La cohésion des filières territoriales est nécessaire pour concevoir collectivement des systèmes de production agricole plus respectueux des écosystèmes et en en tirant mieux parti, avec des sols et un environnement plus riches en biodiversité, elle-même utile à la production agricole.
Il est également nécessaire d'inscrire la production agricole dans un territoire qui valorise la production de qualité, minimisant son impact sur l'environnement. Les collectivités, les habitants des territoires ont donc un rôle clef à jouer dans l'accompagnement de ces nouveaux modèles agricoles. C'est en quelque sorte un investissement des « urbains » vers les « ruraux », avec des retours collectifs, par exemple en matière de qualité des captages d'eau et de diversité des paysages.
Nous assistons aujourd'hui à une cohérence des signaux pour une synergie des politiques : Les agriculteurs commencent à changer en profondeur, mais se heurtent à la frilosité de certains acteurs en amont et en aval et certaines technostructures doivent encore se mettre en ordre de marche pour accompagner résolument le changement.
Plusieurs politiques publiques donnent des signaux convergents, comme la politique de protection des captages prioritaires, le programme Ambition bio, mais aussi toutes les évolutions de la PAC, que ce soit le premier ou le deuxième pilier.
Aujourd'hui, l'annonce du plan d'actions pour réduire la dépendance de l'agriculture aux produits phytopharmaceutiques par quatre ministres, Nicolas Hulot, Agnès Buzyn, Stéphane Travert et Frédérique Vidal, est un signal fort.
Diverses dispositions du projet de loi pour l'équilibre des relations commerciales dans le secteur agricole et alimentaire et une alimentation saine, durable et accessible à tous vont aussi dans ce sens, notamment dans son titre II. Nous aurons l'occasion de revenir sur un certain nombre de ces dispositions.

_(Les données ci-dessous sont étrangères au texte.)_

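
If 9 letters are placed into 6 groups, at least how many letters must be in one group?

By the pigeonhole principle: ceiling(9/6).

Final answer: 2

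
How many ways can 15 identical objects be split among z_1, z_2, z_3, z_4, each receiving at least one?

Substitute z'_i = z_i - 1 (so z'_i >= 0). Then sum z'_i = 15 - 4 = 11.
Stars and bars: C(11+4-1, 4-1) = C(14,3).

Final answer: C(14,3) = 364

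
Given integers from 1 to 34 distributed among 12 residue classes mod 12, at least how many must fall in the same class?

By pigeonhole with 34 objects and 12 categories: ceiling(34/12).

Final answer: 3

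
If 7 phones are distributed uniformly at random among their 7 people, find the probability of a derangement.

Derangements satisfy D(n) = (n-1)(D(n-1) + D(n-2)), starting from D(0)=1, D(1)=0.
Building up: D(2)=1, D(3)=2, D(4)=9, D(5)=44, D(6)=265, D(7)=1854.
Total arrangements: 7! = 5040.
Probability = D(7)/7! = 103/280.

Final answer: D(7)/7! = 1854/5040 = 0.367857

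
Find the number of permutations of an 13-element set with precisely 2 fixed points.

Choose which 2 elements are fixed: C(13,2) = 78.
Derange the remaining 11 using D(j) = (j-1)(D(j-1) + D(j-2)), D(0)=1, D(1)=0: D(2)=1, D(3)=2, D(4)=9, D(5)=44, D(6)=265, D(7)=1854, D(8)=14833, D(9)=133496, D(10)=1334961, D(11)=14684570.
Total: 78 x 14684570.

Final answer: C(13,2) D(11) = 1145396460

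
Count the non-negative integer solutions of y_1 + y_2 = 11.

Stars and bars with 11 stars and 1 bars:
C(11+2-1, 2-1) = C(12,1).

Final answer: C(12,1) = 12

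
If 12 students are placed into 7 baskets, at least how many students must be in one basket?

By the pigeonhole principle: ceiling(12/7).

Final answer: 2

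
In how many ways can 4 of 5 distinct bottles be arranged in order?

P(5,4) = 5!/(5-4)! = 5!/1!.

Final answer: P(5,4) = 120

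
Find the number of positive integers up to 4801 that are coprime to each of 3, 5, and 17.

|div by 3|=1600, |div by 5|=960, |div by 17|=282.
|div by 3&5|=320, |div by 3&17|=94, |div by 5&17|=56, |div by all|=18.
By inclusion-exclusion, divisible by at least one: 1600+960+282-320-94-56+18 = 2390.
Not divisible by any: 4801 - 2390.

Final answer: 2411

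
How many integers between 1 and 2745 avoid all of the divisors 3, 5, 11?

|div by 3|=915, |div by 5|=549, |div by 11|=249.
|div by 3&5|=183, |div by 3&11|=83, |div by 5&11|=49, |div by all|=16.
By inclusion-exclusion, divisible by at least one: 915+549+249-183-83-49+16 = 1414.
Not divisible by any: 2745 - 1414.

Final answer: 1331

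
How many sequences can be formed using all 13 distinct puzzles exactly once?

The number of ways to arrange 13 distinct objects is 13!.

Final answer: 13! = 6227020800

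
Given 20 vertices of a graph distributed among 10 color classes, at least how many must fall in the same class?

By pigeonhole with 20 objects and 10 categories: ceiling(20/10).

Final answer: 2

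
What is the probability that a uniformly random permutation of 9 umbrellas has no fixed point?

Derangements satisfy D(n) = (n-1)(D(n-1) + D(n-2)), starting from D(0)=1, D(1)=0.
Building up: D(2)=1, D(3)=2, D(4)=9, D(5)=44, D(6)=265, D(7)=1854, D(8)=14833, D(9)=133496.
Total arrangements: 9! = 362880.
Probability = D(9)/9! = 16687/45360.

Final answer: D(9)/9! = 133496/362880 = 0.367879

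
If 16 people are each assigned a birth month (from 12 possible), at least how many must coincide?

There are 12 possible values for birth month. With 16 people and 12 categories, by pigeonhole: ceiling(16/12).

Final answer: 2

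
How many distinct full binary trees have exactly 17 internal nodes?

The structures are counted by the Catalan number C_n. Here n = 17.
C_n = C(2n,n) - C(2n,n+1), so C_{17} = C(34,17) - C(34,18) = 2333606220 - 2203961430.

Final answer: C_{17} = 129644790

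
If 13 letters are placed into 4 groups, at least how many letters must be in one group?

By the pigeonhole principle: ceiling(13/4).

Final answer: 4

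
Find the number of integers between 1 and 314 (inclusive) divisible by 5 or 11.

Multiples of 5: 62. Multiples of 11: 28. Of both (lcm=55): 5.
By inclusion-exclusion: 62 + 28 - 5.

Final answer: 85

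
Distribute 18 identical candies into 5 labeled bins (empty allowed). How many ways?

Stars and bars: C(n+k-1, k-1) = C(22,4).

Final answer: C(22,4) = 7315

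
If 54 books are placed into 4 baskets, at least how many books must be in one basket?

By the pigeonhole principle: ceiling(54/4).

Final answer: 14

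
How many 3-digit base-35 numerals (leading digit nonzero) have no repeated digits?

The leading digit has 34 choices (anything but zero); the next has 34 (anything but the first), then 33, and so on, one fewer each time.
Total: 34 x 34 x 33.

Final answer: 38148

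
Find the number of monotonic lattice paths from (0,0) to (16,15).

Each path has 16 right steps and 15 up steps in some order (31 steps total).
Choose which 15 of the 31 steps are up: C(31,15).

Final answer: C(31,15) = 300540195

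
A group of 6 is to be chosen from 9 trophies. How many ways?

C(9,6) = 9!/(6! x (9-6)!).

Final answer: C(9,6) = 84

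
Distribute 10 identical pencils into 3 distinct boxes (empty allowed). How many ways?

Stars and bars: C(n+k-1, k-1) = C(12,2).

Final answer: C(12,2) = 66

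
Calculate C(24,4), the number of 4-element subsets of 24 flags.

C(24,4) = 24!/(4! x 20!).

Final answer: \binom{24}{4} = 10626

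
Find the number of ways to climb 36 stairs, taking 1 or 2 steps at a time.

Let f(n) count the ways. The last step is size 1 or 2, so f(n) = f(n-1) + f(n-2) with f(1)=1, f(2)=2.
Iterating the recurrence: f(1)=1, f(2)=2, f(3)=3, f(4)=5, f(5)=8, f(6)=13, f(7)=21, f(8)=34, f(9)=55, f(10)=89, f(11)=144, f(12)=233, f(13)=377, f(14)=610, f(15)=987, f(16)=1597, f(17)=2584, f(18)=4181, f(19)=6765, f(20)=10946, f(21)=17711, f(22)=28657, f(23)=46368, f(24)=75025, f(25)=121393, f(26)=196418, f(27)=317811, f(28)=514229, f(29)=832040, f(30)=1346269, f(31)=2178309, f(32)=3524578, f(33)=5702887, f(34)=9227465, f(35)=14930352, f(36)=24157817.

Final answer: 24157817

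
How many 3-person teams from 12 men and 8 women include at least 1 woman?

Sum over valid woman counts:
C(8,1)C(12,2) = 528
C(8,2)C(12,1) = 336
C(8,3)C(12,0) = 56
Total: 528 + 336 + 56.

Final answer: 920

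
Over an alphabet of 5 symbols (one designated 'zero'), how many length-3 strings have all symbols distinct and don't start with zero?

First digit: 4 (nonzero). Second: 4 (not first). Third: 3, etc.
Total: 4 x 4 x 3.

Final answer: 48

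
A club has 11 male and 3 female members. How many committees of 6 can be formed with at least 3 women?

Sum over valid woman counts:
C(3,3)C(11,3).

Final answer: 165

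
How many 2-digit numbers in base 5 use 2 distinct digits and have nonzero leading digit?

The leading digit has 4 choices (anything but zero); the next has 4 (anything but the first), then 3, and so on, one fewer each time.
Total: 4 x 4.

Final answer: 16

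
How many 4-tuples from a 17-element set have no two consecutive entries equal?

Let g(n) count such strings. g(1) = 17, and each valid string of length n-1 extends in 16 ways (any symbol but the last), so g(n) = 16 g(n-1).
Total: g(4) = 17 x 16^3.

Final answer: 17 x 16^{3} = 69632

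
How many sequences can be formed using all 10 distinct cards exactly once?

The number of ways to arrange 10 distinct objects is 10!.

Final answer: 10! = 3628800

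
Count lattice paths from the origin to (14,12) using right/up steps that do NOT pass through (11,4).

Total paths to (14,12): C(26,12) = 9657700.
Paths through (11,4): C(15,4) x C(11,8) = 225225.
Avoiding (11,4): 9657700 - 225225.

Final answer: 9432475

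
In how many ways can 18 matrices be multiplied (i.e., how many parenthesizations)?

This is counted by the nth Catalan number C_n. Here n = 18 - 1 = 17.
C_n = C(2n,n) - C(2n,n+1), so C_{17} = C(34,17) - C(34,18) = 2333606220 - 2203961430.

Final answer: C_{17} = 129644790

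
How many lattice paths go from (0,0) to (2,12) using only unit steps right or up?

Each path has 2 right steps and 12 up steps in some order (14 steps total).
Choose which 12 of the 14 steps are up: C(14,12).

Final answer: C(14,12) = 91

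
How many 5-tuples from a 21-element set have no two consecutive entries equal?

Let g(n) count such strings. g(1) = 21, and each valid string of length n-1 extends in 20 ways (any symbol but the last), so g(n) = 20 g(n-1).
Total: g(5) = 21 x 20^4.

Final answer: 21 x 20^{4} = 3360000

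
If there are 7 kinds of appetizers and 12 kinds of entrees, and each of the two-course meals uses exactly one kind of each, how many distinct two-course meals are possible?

By the multiplication principle: 7 x 12.

Final answer: 84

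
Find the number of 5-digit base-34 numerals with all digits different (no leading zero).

First digit: 33 (nonzero). Second: 33 (not first). Third: 32, etc.
Total: 33 x 33 x 32 x 31 x 30.

Final answer: 32408640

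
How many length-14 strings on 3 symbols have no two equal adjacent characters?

First character: 3 choices. Each subsequent: 2 choices (must differ from the previous one).
Total: 3 x 2^13.

Final answer: 3 x 2^{13} = 24576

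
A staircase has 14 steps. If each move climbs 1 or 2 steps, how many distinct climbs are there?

Let f(n) count the ways. The last step is size 1 or 2, so f(n) = f(n-1) + f(n-2) with f(1)=1, f(2)=2.
Computing successive values: f(1)=1, f(2)=2, f(3)=3, f(4)=5, f(5)=8, f(6)=13, f(7)=21, f(8)=34, f(9)=55, f(10)=89, f(11)=144, f(12)=233, f(13)=377, f(14)=610.

Final answer: 610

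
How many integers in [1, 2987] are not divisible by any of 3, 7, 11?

|div by 3|=995, |div by 7|=426, |div by 11|=271.
|div by 3&7|=142, |div by 3&11|=90, |div by 7&11|=38, |div by all|=12.
By inclusion-exclusion, divisible by at least one: 995+426+271-142-90-38+12 = 1434.
Not divisible by any: 2987 - 1434.

Final answer: 1553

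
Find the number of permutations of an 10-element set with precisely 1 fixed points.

Choose which 1 elements are fixed: C(10,1) = 10.
Derange the remaining 9 using D(j) = (j-1)(D(j-1) + D(j-2)), D(0)=1, D(1)=0: D(2)=1, D(3)=2, D(4)=9, D(5)=44, D(6)=265, D(7)=1854, D(8)=14833, D(9)=133496.
Total: 10 x 133496.

Final answer: C(10,1) D(9) = 1334960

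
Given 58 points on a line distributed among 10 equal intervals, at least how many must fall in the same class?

By pigeonhole with 58 objects and 10 categories: ceiling(58/10).

Final answer: 6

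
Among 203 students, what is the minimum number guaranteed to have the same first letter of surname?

There are 26 possible values for first letter of surname. With 203 students and 26 categories, by pigeonhole: ceiling(203/26).

Final answer: 8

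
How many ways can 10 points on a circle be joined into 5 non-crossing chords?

This is a standard Catalan-number count: the answer is C_n. Here n = 10/2 = 5.
C_n = C(2n,n) - C(2n,n+1), so C_{5} = C(10,5) - C(10,6) = 252 - 210.

Final answer: C_{5} = 42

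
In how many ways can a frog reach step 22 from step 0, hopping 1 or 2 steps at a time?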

Sous des auspices aussi favorables, le plan Ecophyto 2+, qui vise à traduire le résultat de la concertation sur le plan d'actions pour réduire la dépendance de l'agriculture aux produits phytopharmaceutiques, et qui sera mis en consultation prochainement, devrait permettre l'accompagnement des systèmes agricoles français vers des pratiques réconciliant productions agricoles et respect des écosystèmes pour une agriculture plus résiliente, qui est pour nous la seule voie pour que cette agriculture puisse faire face à l'ensemble des changements qui l'attendent, qu'ils soient économiques ou climatiques.